Lifewatch: Why we cry

Reported by Claire Hosmann - bio|email
Posted by Debra Worley - email

(WECT) - Crying is an emotional response to something negative or positive in your life, but one scientist believes tears can act as a handicap to show you've lowered your defenses.

In the journal Evolutionary Psychology, biologist Oren Hasson suggest blurring vision caused by tears can show a side of submission, a cry for help.

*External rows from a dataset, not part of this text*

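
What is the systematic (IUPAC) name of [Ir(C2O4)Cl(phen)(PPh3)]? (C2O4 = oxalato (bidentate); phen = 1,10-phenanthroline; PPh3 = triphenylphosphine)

chlorooxalato(1,10-phenanthroline)(triphenylphosphine)iridium(III)

There is no counter-ion, so the complex is neutral overall.
Ligand charges: 1×oxalato (-2 each), 1×1,10-phenanthroline (neutral), 1×chloro (-1 each), 1×triphenylphosphine (neutral); total -3. So Ir + (-3) = 0, giving Ir = +3.
Ligands are named alphabetically: chloro before oxalato before phenanthroline before triphenylphosphine.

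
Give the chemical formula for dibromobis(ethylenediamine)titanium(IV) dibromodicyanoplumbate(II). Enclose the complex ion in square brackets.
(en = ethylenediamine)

Cation [Ti…]: ligand charges -2, Ti(IV) ⇒ ion charge 2+.
Anion [Pb…]: ligand charges -4, Pb(II) ⇒ ion charge 2−.
One 2+ cation balances one 2− anion.

[TiBr2(en)2][PbBr2(CN)2]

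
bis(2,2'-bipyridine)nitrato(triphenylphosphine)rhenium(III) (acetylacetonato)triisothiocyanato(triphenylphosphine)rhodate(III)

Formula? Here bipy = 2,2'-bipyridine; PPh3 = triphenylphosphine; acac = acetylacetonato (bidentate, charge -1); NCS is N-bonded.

Cation [Re…]: ligand charges -1, Re(III) ⇒ ion charge 2+.
Anion [Rh…]: ligand charges -4, Rh(III) ⇒ ion charge 1−.

[Re(bipy)2(NO3)(PPh3)][Rh(acac)(NCS)3(PPh3)]2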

But, NOVA marriage and family therapist professor Dr. Debra Ann Nixon is skeptical about Hasson's theory.

"I've seen people in tears still defend themselves, so I'm not so certain about the novelty," said Nixon.

Hasson also points out how crying signals vulnerability, a strategy that could bring people closer to you.

"Even in court situations, or even in therapy, which is my field, when people cry, it tends to make everybody feel sad for them, more sensitive, more open, more empathetic to their situations," said Nixon.

Nixon says while the debate over whether crying is an evolved or learned behavior continues, she believes it is cultural and individual.

"In adults, it's a sign of weakness, but that's cultural," said Nixon.  "In some cultures, it is admirable to be emotional."

Crying is a behavior researchers suggest help carry stressful chemicals away from the body.  It is a simple, yet complex response scientists are still trying to figure out.

Scientists also say that crying relieves stress, reduces hormone and chemicals levels, and helps us return to a calm state.